Yesterday, in part 1 of this three-part series on read aloud as RTI intervention, we wrote about Joanne Hindley’s father’s experience learning to read. We described the way his grandmother abandoned the prescribed regimen of basal stories for “pocket westerns.” Considering that read aloud about gunslingers in cowboy books saved Joanne’s father’s reading, not Dick and Jane and the traditional practices of students laboring over prescribed texts (not that such labor and such texts aren’t sometimes necessary), we wondered why read aloud isn’t considered an essential intervention strategy, or at least a valid one.
In Mama Makes Up Her Mind, Bailey White, retired first-grade teacher and NPR commentator, includes a piece about teaching children to read entitled “Maritime Disasters.” She talks about all the ways she tried to teach children to read over her many years of teaching first grade. After experimenting with instructional strategies ranging from prescriptive to cute, from decodable to complex, White learned that the challenge of teaching children to read rests primarily in getting them excited about the ideas behind the words. “Maritime Disasters” describes her discovery that with a “man overboard” or a “good sinking ship,” she could teach a half-witted gorilla to read. She writes, “Little boys who couldn’t pass the draw-a-man test in September are now turning out recognizable portraits of Captain Smith and Robert Ballard in eight colors with their blunt-tipped first-grade crayons … and I haven’t had a cute idea in years. (p. 167).
White discovered that showing children the ways words can move, shock, or entertain them made her job easier and more joyful. She explains, “When children get the idea that written words can tell them something absolutely horrible, half the battle of teaching is won” (p. 166).

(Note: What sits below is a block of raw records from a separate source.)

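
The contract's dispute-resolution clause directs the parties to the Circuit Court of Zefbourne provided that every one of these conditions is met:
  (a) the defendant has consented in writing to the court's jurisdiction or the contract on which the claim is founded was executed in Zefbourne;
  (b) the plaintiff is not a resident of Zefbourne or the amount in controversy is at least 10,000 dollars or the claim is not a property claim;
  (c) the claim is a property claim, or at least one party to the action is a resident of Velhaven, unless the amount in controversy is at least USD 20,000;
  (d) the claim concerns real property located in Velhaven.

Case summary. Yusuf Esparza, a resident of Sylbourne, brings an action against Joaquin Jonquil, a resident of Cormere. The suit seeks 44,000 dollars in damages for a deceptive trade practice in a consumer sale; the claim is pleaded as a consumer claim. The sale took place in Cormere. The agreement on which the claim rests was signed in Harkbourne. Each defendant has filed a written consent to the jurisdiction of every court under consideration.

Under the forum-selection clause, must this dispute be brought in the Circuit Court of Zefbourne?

No

The Circuit Court of Zefbourne:
  (a) Every defendant has filed written consent, so one alternative holds. Met.
  (b) The plaintiff resides in Sylbourne, which is not Zefbourne — that alternative is enough. Satisfied.
  (c) The claim is a consumer claim, not a property claim; no party resides in Velhaven — no alternative holds. However, the amount in controversy is $44,000, which meets the USD 20,000 floor, so the 'unless' proviso supplies this condition. Met.
  (d) The claim does not concern real property. Fails.
  → Forum clause is not triggered.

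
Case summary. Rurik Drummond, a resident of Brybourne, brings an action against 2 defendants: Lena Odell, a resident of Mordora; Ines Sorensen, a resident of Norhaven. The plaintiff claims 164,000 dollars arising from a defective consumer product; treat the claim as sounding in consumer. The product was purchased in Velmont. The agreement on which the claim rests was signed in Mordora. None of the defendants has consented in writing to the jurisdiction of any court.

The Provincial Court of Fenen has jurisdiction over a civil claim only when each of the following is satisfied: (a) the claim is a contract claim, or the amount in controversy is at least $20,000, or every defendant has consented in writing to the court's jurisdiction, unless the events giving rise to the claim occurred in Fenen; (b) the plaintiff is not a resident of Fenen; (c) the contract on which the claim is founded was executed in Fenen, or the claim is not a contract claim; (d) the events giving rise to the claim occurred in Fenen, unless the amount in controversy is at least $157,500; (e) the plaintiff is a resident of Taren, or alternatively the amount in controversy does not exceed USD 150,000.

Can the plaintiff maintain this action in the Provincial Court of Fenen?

The Provincial Court of Fenen:
  (a) The amount in controversy is USD 164,000, which meets the $20,000 floor, so this disjunct is met. Satisfied.
  (b) The plaintiff resides in Brybourne, which is not Fenen. Satisfied.
  (c) The claim is a consumer claim, not a contract claim, which satisfies one of the alternatives. Condition met.
  (d) The operative events occurred in Velmont, not Fenen. However, the amount in controversy is USD 164,000, which meets the $157,500 floor, so the 'unless' proviso supplies this condition. Met.
  (e) The plaintiff resides in Brybourne, not Taren; the amount in controversy is 164,000 dollars, above the 150,000 dollars ceiling — none of the alternatives is met. Not met.
  → No jurisdiction.

No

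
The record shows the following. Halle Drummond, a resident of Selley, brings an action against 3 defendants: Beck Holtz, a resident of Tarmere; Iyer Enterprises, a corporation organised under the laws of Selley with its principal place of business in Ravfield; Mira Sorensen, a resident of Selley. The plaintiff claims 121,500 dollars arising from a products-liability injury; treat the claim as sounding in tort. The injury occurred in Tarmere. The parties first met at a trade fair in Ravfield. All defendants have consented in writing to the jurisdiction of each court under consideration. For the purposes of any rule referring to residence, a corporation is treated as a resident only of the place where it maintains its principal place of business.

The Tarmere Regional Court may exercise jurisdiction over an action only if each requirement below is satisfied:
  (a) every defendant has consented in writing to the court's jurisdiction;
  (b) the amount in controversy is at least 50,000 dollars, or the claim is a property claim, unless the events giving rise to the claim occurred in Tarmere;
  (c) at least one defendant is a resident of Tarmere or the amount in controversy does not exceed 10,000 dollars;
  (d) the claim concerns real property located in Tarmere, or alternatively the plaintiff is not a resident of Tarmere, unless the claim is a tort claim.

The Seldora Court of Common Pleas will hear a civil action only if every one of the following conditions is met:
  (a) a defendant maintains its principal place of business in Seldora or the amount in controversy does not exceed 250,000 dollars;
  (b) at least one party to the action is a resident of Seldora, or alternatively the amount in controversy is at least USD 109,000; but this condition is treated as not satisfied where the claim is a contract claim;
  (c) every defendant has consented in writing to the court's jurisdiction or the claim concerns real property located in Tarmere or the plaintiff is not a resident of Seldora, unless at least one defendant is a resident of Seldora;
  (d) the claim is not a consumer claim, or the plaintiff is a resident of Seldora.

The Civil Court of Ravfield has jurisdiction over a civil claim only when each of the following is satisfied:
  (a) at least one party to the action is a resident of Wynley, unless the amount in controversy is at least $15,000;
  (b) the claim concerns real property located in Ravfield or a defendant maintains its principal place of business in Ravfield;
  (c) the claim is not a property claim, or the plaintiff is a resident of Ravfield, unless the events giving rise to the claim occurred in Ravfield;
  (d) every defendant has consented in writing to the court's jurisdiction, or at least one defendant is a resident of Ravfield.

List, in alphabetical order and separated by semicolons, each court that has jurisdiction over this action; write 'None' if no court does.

The Tarmere Regional Court:
  (a) Every defendant has filed written consent. Met.
  (b) The amount in controversy is $121,500, which meets the $50,000 floor, so one alternative holds. Satisfied.
  (c) Beck Holtz resides in Tarmere, which satisfies one of the alternatives. Condition met.
  (d) The plaintiff resides in Selley, which is not Tarmere, so this disjunct is met. Met.
  → Jurisdiction lies.
The Seldora Court of Common Pleas:
  (a) The amount in controversy is USD 121,500, within the 250,000 dollars ceiling, so this disjunct is met. Met.
  (b) The amount in controversy is $121,500, which meets the USD 109,000 floor, so one alternative holds. And the carve-out is inapplicable — the claim is a tort claim, not a contract claim. Condition met.
  (c) Every defendant has filed written consent, so this disjunct is met. Met.
  (d) The claim is a tort claim, not a consumer claim — that alternative is enough. Satisfied.
  → Jurisdiction lies.
The Civil Court of Ravfield:
  (a) No party resides in Wynley. But the amount in controversy is 121,500 dollars, which meets the 15,000 dollars floor, and the 'unless' clause therefore excuses the requirement. Condition met.
  (b) Iyer Enterprises has its principal place of business in Ravfield, so this disjunct is met. Met.
  (c) The claim is a tort claim, not a property claim, so one alternative holds. Met.
  (d) Every defendant has filed written consent, which satisfies one of the alternatives. Met.
  → The court has jurisdiction.

the Civil Court of Ravfield; the Seldora Court of Common Pleas; the Tarmere Regional Court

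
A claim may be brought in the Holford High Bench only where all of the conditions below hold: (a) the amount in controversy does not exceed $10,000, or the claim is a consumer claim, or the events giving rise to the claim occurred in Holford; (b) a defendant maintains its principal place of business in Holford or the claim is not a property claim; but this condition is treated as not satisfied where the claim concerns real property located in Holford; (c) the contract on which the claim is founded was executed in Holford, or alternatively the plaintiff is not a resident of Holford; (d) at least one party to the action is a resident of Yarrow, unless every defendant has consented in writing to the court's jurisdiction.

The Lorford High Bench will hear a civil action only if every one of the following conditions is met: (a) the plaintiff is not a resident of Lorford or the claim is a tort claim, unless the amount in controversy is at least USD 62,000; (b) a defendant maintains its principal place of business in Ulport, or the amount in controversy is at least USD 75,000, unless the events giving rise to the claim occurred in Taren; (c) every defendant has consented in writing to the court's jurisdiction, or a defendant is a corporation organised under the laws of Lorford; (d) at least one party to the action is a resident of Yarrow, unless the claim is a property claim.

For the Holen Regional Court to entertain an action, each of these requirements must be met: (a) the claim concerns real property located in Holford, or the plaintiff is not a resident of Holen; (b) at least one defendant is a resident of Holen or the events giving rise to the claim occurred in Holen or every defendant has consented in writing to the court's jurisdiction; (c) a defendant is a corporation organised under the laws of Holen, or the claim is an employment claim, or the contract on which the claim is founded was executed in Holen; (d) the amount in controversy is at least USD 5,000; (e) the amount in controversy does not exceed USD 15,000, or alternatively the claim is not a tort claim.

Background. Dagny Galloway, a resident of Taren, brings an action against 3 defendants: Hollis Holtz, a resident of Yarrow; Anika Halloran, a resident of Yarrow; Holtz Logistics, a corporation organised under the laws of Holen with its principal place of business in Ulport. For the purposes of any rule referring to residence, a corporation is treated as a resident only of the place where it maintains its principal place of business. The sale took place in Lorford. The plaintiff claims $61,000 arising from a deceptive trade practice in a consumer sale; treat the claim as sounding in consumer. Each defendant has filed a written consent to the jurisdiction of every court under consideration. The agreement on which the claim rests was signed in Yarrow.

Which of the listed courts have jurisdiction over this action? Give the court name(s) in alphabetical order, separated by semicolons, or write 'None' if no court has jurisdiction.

The Holford High Bench:
  (a) The claim is a consumer claim — that alternative is enough. Met.
  (b) The claim is a consumer claim, not a property claim — that alternative is enough. And the carve-out is inapplicable — the claim does not concern real property. Satisfied.
  (c) The plaintiff resides in Taren, which is not Holford, which satisfies one of the alternatives. Condition met.
  (d) Hollis Holtz resides in Yarrow. Met.
  → Jurisdiction lies.
The Lorford High Bench:
  (a) The plaintiff resides in Taren, which is not Lorford — that alternative is enough. Condition met.
  (b) Holtz Logistics has its principal place of business in Ulport — that alternative is enough. Condition met.
  (c) Every defendant has filed written consent, so this disjunct is met. Met.
  (d) Hollis Holtz resides in Yarrow. Satisfied.
  → The court has jurisdiction.
The Holen Regional Court:
  (a) The plaintiff resides in Taren, which is not Holen, which satisfies one of the alternatives. Satisfied.
  (b) Every defendant has filed written consent, so one alternative holds. Satisfied.
  (c) Holtz Logistics is organised under the laws of Holen — that alternative is enough. Satisfied.
  (d) The amount in controversy is 61,000 dollars, which meets the $5,000 floor. Satisfied.
  (e) The claim is a consumer claim, not a tort claim, so one alternative holds. Condition met.
  → Jurisdiction lies.

the Holen Regional Court; the Holford High Bench; the Lorford High Bench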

We know that teachers appreciate the value of read aloud, although it may still be seen as the icing on the cake. We are concerned that if students are struggling, if classrooms are pressed to get ready for looming standardized tests, or if the CCSS are seen as discrete content rather than process focused (which they are), then read aloud will get pushed farther and farther away. It seems to us that teachers are finding less and less opportunity to read aloud and they seem less and less connected to children’s literature (Might this be a chicken-and-egg kind of problem? Hmmm….).
But we think that classroom connections to great books, particularly through read aloud, may actually be the instructional piece that gives students the inspiration and motivation to learn to read well. Education seems locked in a vicious downward spiral, i.e. students struggle = they get more prescribed text and less read aloud = they are uninvested in the reading because they don’t care about the characters or the text = they have decreased energy, motivation, and agency for learning to read = they become less skilled or stuck = we panic = they get more prescribed text and less read aloud … and on and on.
So, reading aloud is essential (not icing on the cake) to learning to read because it communicates the power of words and gives children a vision of their rich futures as readers. How do you use read aloud with your students who struggle the most? We are dying to know. We are aching for good news about the ways you are staying connected to great books and teaching students about the power of words.